De plus, les salaires italiens sont basés sur le produit intérieur brut par habitant, c’est-à-dire le paramètre qui mesure le salaire réel : plus le PIB par habitant est élevé, plus le salaire annuel moyen est élevé. C’est vrai qu’il y a des pays qui sont mieux lotis que nous, mais l’Italie fait toujours partie des treize systèmes éducatifs où les salaires des enseignants correspondent raisonnablement à l’indicateur moyen. Ce n’est que dans les écoles maternelles et primaires qu’il est inférieur au PIB moyen par habitant.
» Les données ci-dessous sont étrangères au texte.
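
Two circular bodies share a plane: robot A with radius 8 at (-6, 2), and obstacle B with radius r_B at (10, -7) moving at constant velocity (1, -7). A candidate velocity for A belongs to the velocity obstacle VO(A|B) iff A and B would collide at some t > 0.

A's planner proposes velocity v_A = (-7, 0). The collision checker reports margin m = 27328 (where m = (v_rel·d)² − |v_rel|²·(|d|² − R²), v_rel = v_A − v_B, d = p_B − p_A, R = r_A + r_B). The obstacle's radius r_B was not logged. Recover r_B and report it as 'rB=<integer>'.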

Alors que les zones géographiques sont souvent considérées comme des symboles d’efficacité, les enseignants sont payés moins que le salaire moyen national ; un fait qui se produit, par exemple, en Suède et en Norvège.
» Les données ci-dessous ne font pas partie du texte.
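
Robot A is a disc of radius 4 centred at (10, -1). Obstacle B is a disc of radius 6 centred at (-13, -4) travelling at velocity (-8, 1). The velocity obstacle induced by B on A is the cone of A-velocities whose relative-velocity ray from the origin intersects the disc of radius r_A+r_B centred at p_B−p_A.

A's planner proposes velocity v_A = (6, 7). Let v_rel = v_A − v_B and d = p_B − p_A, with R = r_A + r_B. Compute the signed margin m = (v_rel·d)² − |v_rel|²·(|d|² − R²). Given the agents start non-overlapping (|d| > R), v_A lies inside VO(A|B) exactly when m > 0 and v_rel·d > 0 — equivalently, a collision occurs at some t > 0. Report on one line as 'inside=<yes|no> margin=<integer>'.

d = (-23, -3),  |d|² = 538;  R = 4+6 = 10,  c = 538−10² = 438
v_rel = (14, 6),  |v_rel|² = 232;  v_rel·d = (14)·(-23) + (6)·(-3) = -340
232·t² + 680·t + 438 = 0  ⇒  m = (-340)² − 232·438 = 13984
m = 13984 > 0,  v_rel·d = -340 < 0  ⇒  outside

inside=no margin=13984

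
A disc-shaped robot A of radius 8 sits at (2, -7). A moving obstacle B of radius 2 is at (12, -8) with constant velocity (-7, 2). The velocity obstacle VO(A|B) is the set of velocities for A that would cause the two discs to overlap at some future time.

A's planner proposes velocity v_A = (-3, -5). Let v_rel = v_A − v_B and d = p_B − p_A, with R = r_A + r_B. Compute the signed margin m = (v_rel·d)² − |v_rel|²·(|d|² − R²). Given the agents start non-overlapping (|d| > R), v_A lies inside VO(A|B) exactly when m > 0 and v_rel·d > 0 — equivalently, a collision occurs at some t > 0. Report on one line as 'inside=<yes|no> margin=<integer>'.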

Cela ne veut pas dire que les salaires des professeurs d’italien sont élevés. Le problème existe, comme mentionné. Et de fait, le mécontentement est répandu ailleurs, dans des contextes similaires au nôtre sur ce point. Les récentes manifestations en Angleterre et en Hongrie le confirment. Ou encore le manque d’attractivité de la profession, qui touche de plus en plus certains systèmes scolaires, par exemple en France et en Allemagne, où des milliers de postes de professeurs ne sont pas pourvus.
Des carrières d’enseignant ? Des tirs lents et peu de satisfaction économique
Alors quelle est la raison de ce mécontentement ? Probablement une certaine « quiétude » des carrières, notamment du point de vue salarial. En fait, l’Italie appartient au groupe des pays où le développement professionnel est très lent et peu satisfaisant. Il y a deux variables qui pénalisent nos enseignants. D’une part, il y a le temps qu’il faut pour atteindre le salaire maximum : notre objectif est de 35 années de service. En revanche, il faut s’attendre à l’augmentation attendue, qui pour nous ne dépasse pas 50 % du salaire de départ, qui après 15 ans de formation n’est que de 20 % et après 10 ans seulement de 10 %.
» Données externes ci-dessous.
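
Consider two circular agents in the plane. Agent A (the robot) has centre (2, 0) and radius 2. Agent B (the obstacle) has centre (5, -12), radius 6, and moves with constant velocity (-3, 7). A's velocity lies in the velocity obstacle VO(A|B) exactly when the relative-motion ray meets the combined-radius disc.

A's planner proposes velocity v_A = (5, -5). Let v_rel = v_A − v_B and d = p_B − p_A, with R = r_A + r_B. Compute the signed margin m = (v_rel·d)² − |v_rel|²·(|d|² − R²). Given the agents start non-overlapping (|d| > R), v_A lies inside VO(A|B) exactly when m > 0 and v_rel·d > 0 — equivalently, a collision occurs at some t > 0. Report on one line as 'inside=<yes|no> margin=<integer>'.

d = (3, -12),  |d|² = 153;  R = 2+6 = 8,  c = 153−8² = 89
v_rel = (8, -12),  |v_rel|² = 208;  v_rel·d = (8)·(3) + (-12)·(-12) = 168
208·t² − 336·t + 89 = 0  ⇒  m = 168² − 208·89 = 9712
m = 9712 > 0,  v_rel·d = 168 > 0  ⇒  inside

inside=yes margin=9712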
Mais là aussi nous sommes en bonne compagnie : la France, par exemple, parvient à garantir de bonnes augmentations de salaire, mais seulement vers la fin de carrière ; L’Espagne fait pire que nous. En général, le nombre moyen d’années nécessaires pour atteindre le salaire maximum varie de 12 ans au Danemark et aux Pays-Bas à 42 ans en Hongrie.
Afin de rendre la situation encore pire qu’elle ne l’est, du moins en apparence, c’est avant tout la forte baisse du pouvoir d’achat due à l’inflation qui a été enregistrée dans toutes les catégories ces dernières années, peut-être plus prononcé en ce qui concerne les salaires, qui évoluent si peu au fil du temps. En fait, l’Italie fait partie des pays qui ont le plus souffert de ce phénomène entre 2014/2015 et 2021/2022, aux côtés de la Belgique, de la Grèce, de l’Espagne, de Chypre, du Portugal, de la Finlande, de la Norvège et de la Turquie.
« Nous sommes tous d’accord sur le fait que nous devrions payer davantage nos enseignants : aucun gouvernement en exercice n’a jamais dit le contraire. Le vrai problème est de trouver les moyens d’y parvenir : si l’on veut augmenter les salaires de tout le monde, sachant qu’entre propriétaires et remplacements il y a 900 000 personnes sur la masse salariale, on parle d’environ 1 milliard d’euros de dépenses par an pour 100 euros bruts en votre salaire par mois. Nous avons donc deux options : soit augmenter (légèrement) les salaires de chacun, soit concentrer les ressources disponibles pour améliorer les trajectoires de croissance. Oui, car si l’on regarde attentivement les données, c’est précisément là que se situe le véritable écart entre les salaires de nos enseignants et ceux du reste de l’Europe : ailleurs, les gens progressent plus vite dans leur carrière et les salaires augmentent beaucoup plus vite. Peut-être en fonction du mérite et pas seulement de la durée de service.a déclaré Daniele Grassucci, directeur de Skuola.net.